3. Initialization of NSF

We initialize the NeuralSplineFlow bijector and define a base distribution \(z\) as a multivariate normal distribution with \(\mu = [0, 0]\) and cov = $

\begin{pmatrix} 1 & 0 \\ 0 & 1 \\ \end{pmatrix}

$

Then, we plot the inverse distribution of the bijector before any training and compair it to the moon distribution. Hopefully the algorithm will learn to reproduce this distribution after training.

[4]:
neural_spline_flow = NSF(splits=2) # with 2 features 2 splits is enough

base_loc = np.array([0.0, 0.0]).astype(np.float32)
base_sigma = np.array([1., 1.]).astype(np.float32)
base_distribution = tfd.MultivariateNormalDiag(base_loc, base_sigma)
transformed_distribution = tfd.TransformedDistribution(distribution=base_distribution,
                                                       bijector=neural_spline_flow)

# plotting
plot(transformed_distribution.sample(SAMPLE_SIZE), 0)
plt.show()
../_images/notebooks_SpQR_nb_8_0.png

4. Model training

We define a train step function following the keras example.

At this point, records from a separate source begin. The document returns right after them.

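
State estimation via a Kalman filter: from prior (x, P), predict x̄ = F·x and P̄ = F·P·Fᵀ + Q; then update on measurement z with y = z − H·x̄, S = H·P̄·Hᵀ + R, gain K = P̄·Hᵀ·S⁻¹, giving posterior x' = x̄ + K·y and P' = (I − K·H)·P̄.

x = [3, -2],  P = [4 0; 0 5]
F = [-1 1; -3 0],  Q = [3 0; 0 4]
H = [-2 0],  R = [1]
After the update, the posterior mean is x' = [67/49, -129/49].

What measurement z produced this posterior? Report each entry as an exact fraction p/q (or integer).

z = [-3]

x̄ = F·x = [-5, -9]
P̄ = F·P·Fᵀ + Q = [12 12; 12 40]
S = H·P̄·Hᵀ + R = [49]
K = P̄·Hᵀ·S⁻¹ = [-24/49; -24/49]
x' − x̄ = [312/49, 312/49] = K·y
y = (KᵀK)⁻¹·Kᵀ·(x' − x̄) = [-13]
z = y + H·x̄ = [-13] + [10] = [-3]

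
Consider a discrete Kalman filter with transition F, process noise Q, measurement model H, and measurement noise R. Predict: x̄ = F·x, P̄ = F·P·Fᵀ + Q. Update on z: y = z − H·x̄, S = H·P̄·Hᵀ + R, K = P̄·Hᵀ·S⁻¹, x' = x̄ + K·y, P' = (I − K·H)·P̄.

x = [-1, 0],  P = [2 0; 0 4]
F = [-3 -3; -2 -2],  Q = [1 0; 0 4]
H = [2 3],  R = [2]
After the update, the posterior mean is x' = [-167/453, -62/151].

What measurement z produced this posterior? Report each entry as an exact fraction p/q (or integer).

z = [-2]

x̄ = F·x = [3, 2]
P̄ = F·P·Fᵀ + Q = [55 36; 36 28]
S = H·P̄·Hᵀ + R = [906]
K = P̄·Hᵀ·S⁻¹ = [109/453; 26/151]
x' − x̄ = [-1526/453, -364/151] = K·y
y = (KᵀK)⁻¹·Kᵀ·(x' − x̄) = [-14]
z = y + H·x̄ = [-14] + [12] = [-2]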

With a normalizing flow it is straightforward to choose the objective function to minimize:

\begin{equation} - \sum \log{p(x_i; \theta)} \end{equation}
[5]:
@tf.function
def train_step(optimizer, target_sample):
    with tf.GradientTape() as tape:
        loss = -tf.reduce_mean(transformed_distribution.log_prob(target_sample))
    variables = tape.watched_variables()
    gradients = tape.gradient(loss, variables)
    optimizer.apply_gradients(zip(gradients, variables))
    return loss

We are ready to perform the training!

[6]:
t0 = time.time() # to calculate training time

# hyper parameters for the training
LR = .6e-3
NUM_EPOCHS = 300
learning_rate = tf.Variable(LR, trainable=False)
optimizer = tf.keras.optimizers.Adam(learning_rate)

loss = 0
val_loss = 0
# history of training loss
history = []
fig_list = []

# Training loop
for epoch in range(NUM_EPOCHS):
    if epoch % 10 == 9:
        fig_name = f'training_fig{epoch + 1}.jpeg'
        fig_list.append(fig_name)
        plot(transformed_distribution.sample(SAMPLE_SIZE), epoch + 1)
    for batch in moons_ds:
        loss = train_step(optimizer, batch)
        history.append(loss)

t1 = time.time()
train_time = t1 - t0
../_images/notebooks_SpQR_nb_12_0.png

5. Results …

Here we summarize the results of the training:

  1. Using the make_gif function we realize a gif of the evolution of the transformed distribution during training;

  2. we plot the history of the loss during the training.

[7]:
from plot_utils import make_gif

# gif showing training across epochs
make_gif(fig_list, output_gif="spqr.gif")

SegmentLocal

[8]:
# Now we plot loss across epochs
plt.title('Training Loss')
plt.plot([i for i in range(len(history))],
        history)
plt.xlabel('training step')
plt.ylabel('loss')
plt.grid(axis='y')
plt.text(350, 2.1, f'Epochs = {NUM_EPOCHS} \nTraining time = {train_time:.0f} s')
plt.savefig('train_loss_spqr.png')
plt.show()
../_images/notebooks_SpQR_nb_16_0.png

… and conclusions

The capability of the SpQR algorithm to reproduce the toy moon distribution is evident looking at the images of the comparison between the two distributions.

The “visual” effect is actually a good way to evaluate this algorithm, since it is often applied in image generation as an alternative to GAN. Craving for a little more quantitative, we performed a Kolmogorov-Smirnov test on the marginalized distribution of the two features x1 and x2.

[13]:
from scipy.stats import ks_2samp

# getting samples
TEST_SIZE = 1000
trans = transformed_distribution.sample(TEST_SIZE)
#slicing and preparing arrays to perform the test
x1_trans, x2_trans = np.squeeze(np.split(trans, 2, axis=1))
x1_moons, x2_moons = np.squeeze(np.split(moons.to_numpy(), 2, axis=1))

# calculating statistic from K-S test and p-values
stat_1, pval_1 = ks_2samp(x1_trans, x1_moons)
stat_2, pval_2 = ks_2samp(x2_trans, x2_moons)

print(f'p-value x1 distribution = {pval_1}')
print(f'p-value x2 distribution = {pval_2}')
p-value x1 distribution = 0.6407855506440566
p-value x2 distribution = 0.9831250260206603

The p-value for the two tests are better than 0.5. At least, this means that the algorithm learnt quite well to simulate the two features distributions.